Дела они обсудили довольно быстро. Маша давно уже и активно работала в интернете, продвигая агентство и находя там клиентуру. Да и вся клиентская база давно уже была компьютеризирована, хранилась таким образом, что Григорий, с которым Маша заранее все обсудила, обещал дать Резеде доступ ко всем материалам онлайн без особых затруднений. А после того, как Маша пообещала Резеде быть все время в сети на телефоне и подхватить дела, если что, та и совсем успокоилась относительно дальнейшей совместной деятельности.
После всех деловых разговоров в воздухе повисла неловкая пауза. Вроде бы, с одной стороны, говорить было уже не о чем, но, с другой, не уйдёшь же вот так, через полчаса после прихода, неловко.
— Маша, расскажи мне о вас с Гелей, об агентстве, как у вас дела. Какая вообще там сейчас жизнь, на большой земле? — постаралась шуткой смягчить ситуацию Резеда.

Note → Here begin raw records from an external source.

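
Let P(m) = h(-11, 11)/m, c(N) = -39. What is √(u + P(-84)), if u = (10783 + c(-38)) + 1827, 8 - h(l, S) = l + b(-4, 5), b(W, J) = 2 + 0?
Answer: √22174887/42 ≈ 112.12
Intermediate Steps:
b(W, J) = 2
h(l, S) = 6 - l (h(l, S) = 8 - (l + 2) = 8 - (2 + l) = 8 + (-2 - l) = 6 - l)
P(m) = 17/m (P(m) = (6 - 1*(-11))/m = (6 + 11)/m = 17/m)
u = 12571 (u = (10783 - 39) + 1827 = 10744 + 1827 = 12571)
√(u + P(-84)) = √(12571 + 17/(-84)) = √(12571 + 17*(-1/84)) = √(12571 - 17/84) = √(1055947/84) = √22174887/42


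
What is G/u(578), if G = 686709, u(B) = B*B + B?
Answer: 228903/111554 ≈ 2.0519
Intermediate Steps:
u(B) = B + B² (u(B) = B² + B = B + B²)
G/u(578) = 686709/((578*(1 + 578))) = 686709/((578*579)) = 686709/334662 = 686709*(1/334662) = 228903/111554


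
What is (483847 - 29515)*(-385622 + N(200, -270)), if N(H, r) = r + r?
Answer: -175445753784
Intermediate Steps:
N(H, r) = 2*r
(483847 - 29515)*(-385622 + N(200, -270)) = (483847 - 29515)*(-385622 + 2*(-270)) = 454332*(-385622 - 540) = 454332*(-386162) = -175445753784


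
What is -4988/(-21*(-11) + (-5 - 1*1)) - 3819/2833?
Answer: -14990279/637425 ≈ -23.517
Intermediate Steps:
-4988/(-21*(-11) + (-5 - 1*1)) - 3819/2833 = -4988/(231 + (-5 - 1)) - 3819*1/2833 = -4988/(231 - 6) - 3819/2833 = -4988/225 - 3819/2833 = -14990279/637425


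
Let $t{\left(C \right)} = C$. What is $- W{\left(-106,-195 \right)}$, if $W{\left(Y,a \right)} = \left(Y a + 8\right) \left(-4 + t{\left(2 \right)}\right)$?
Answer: $41356$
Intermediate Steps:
$W{\left(Y,a \right)} = -16 - 2 Y a$ ($W{\left(Y,a \right)} = \left(Y a + 8\right) \left(-4 + 2\right) = \left(8 + Y a\right) \left(-2\right) = -16 - 2 Y a$)
$- W{\left(-106,-195 \right)} = - (-16 - \left(-212\right) \left(-195\right)) = - (-16 - 41340) = \left(-1\right) \left(-41356\right) = 41356$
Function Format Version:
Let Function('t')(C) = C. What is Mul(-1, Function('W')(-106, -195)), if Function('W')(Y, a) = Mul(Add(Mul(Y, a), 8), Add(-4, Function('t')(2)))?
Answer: 41356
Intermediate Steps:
Function('W')(Y, a) = Add(-16, Mul(-2, Y, a)) (Function('W')(Y, a) = Mul(Add(Mul(Y, a), 8), Add(-4, 2)) = Mul(Add(8, Mul(Y, a)), -2) = Add(-16, Mul(-2, Y, a)))
Mul(-1, Function('W')(-106, -195)) = Mul(-1, Add(-16, Mul(-2, -106, -195))) = Mul(-1, Add(-16, -41340)) = Mul(-1, -41356) = 41356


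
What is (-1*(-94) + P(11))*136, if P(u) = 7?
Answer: 13736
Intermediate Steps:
(-1*(-94) + P(11))*136 = (-1*(-94) + 7)*136 = (94 + 7)*136 = 101*136 = 13736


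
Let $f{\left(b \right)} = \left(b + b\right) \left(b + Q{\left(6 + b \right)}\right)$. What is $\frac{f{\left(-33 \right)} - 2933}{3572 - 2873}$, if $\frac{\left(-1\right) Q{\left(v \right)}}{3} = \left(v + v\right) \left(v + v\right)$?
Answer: $\frac{576613}{699} \approx 824.91$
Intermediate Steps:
$Q{\left(v \right)} = - 12 v^{2}$ ($Q{\left(v \right)} = - 3 \left(v + v\right) \left(v + v\right) = - 3 \cdot 2 v 2 v = - 3 \cdot 4 v^{2} = - 12 v^{2}$)
$f{\left(b \right)} = 2 b \left(b - 12 \left(6 + b\right)^{2}\right)$ ($f{\left(b \right)} = \left(b + b\right) \left(b - 12 \left(6 + b\right)^{2}\right) = 2 b \left(b - 12 \left(6 + b\right)^{2}\right)$)
$\frac{f{\left(-33 \right)} - 2933}{3572 - 2873} = \frac{2 \left(-33\right) \left(-33 - 12 \left(6 - 33\right)^{2}\right) - 2933}{3572 - 2873} = \frac{2 \left(-33\right) \left(-33 - 12 \left(-27\right)^{2}\right) - 2933}{699} = \left(2 \left(-33\right) \left(-33 - 8748\right) - 2933\right) \frac{1}{699} = \left(2 \left(-33\right) \left(-8781\right) - 2933\right) \frac{1}{699} = \left(579546 - 2933\right) \frac{1}{699} = 576613 \cdot \frac{1}{699} = \frac{576613}{699}$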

Маша робко начала рассказ — вопросы были такие общие, что непонятно о чём именно нужно рассказывать, но, подбадриваемая искренними вопросами и интересом Резеды, увлеклась; шутила, рассказывала разные забавные истории из жизни агентства, показывала их в лицах. Потом, закончив рассказ, спросила Резеду:
— А ты как? Расскажи о себе.
— Да как… Тяжело, Маш, ты же видишь. Перспективы встать на ноги непонятные. Слава богу, есть Фатима и возможность оплачивать её услуги, иначе и мне бы хана, и хозяйству домашнему. Петр держится, молодец. Но я вижу, как ему тяжело. Мы не так с ним много прожили, когда это всё случилось, года четыре всего. Представь, каково это: так долго не жениться, искать себе пару, потом найти и вот так попасть. Он же моложе меня почти на 10 лет, совсем молодой мужик. А я — прикованный к кровати инвалид. Он терпит, молчит, возится со мной. А я плачу, злюсь и не нахожу в себе сил выгнать его.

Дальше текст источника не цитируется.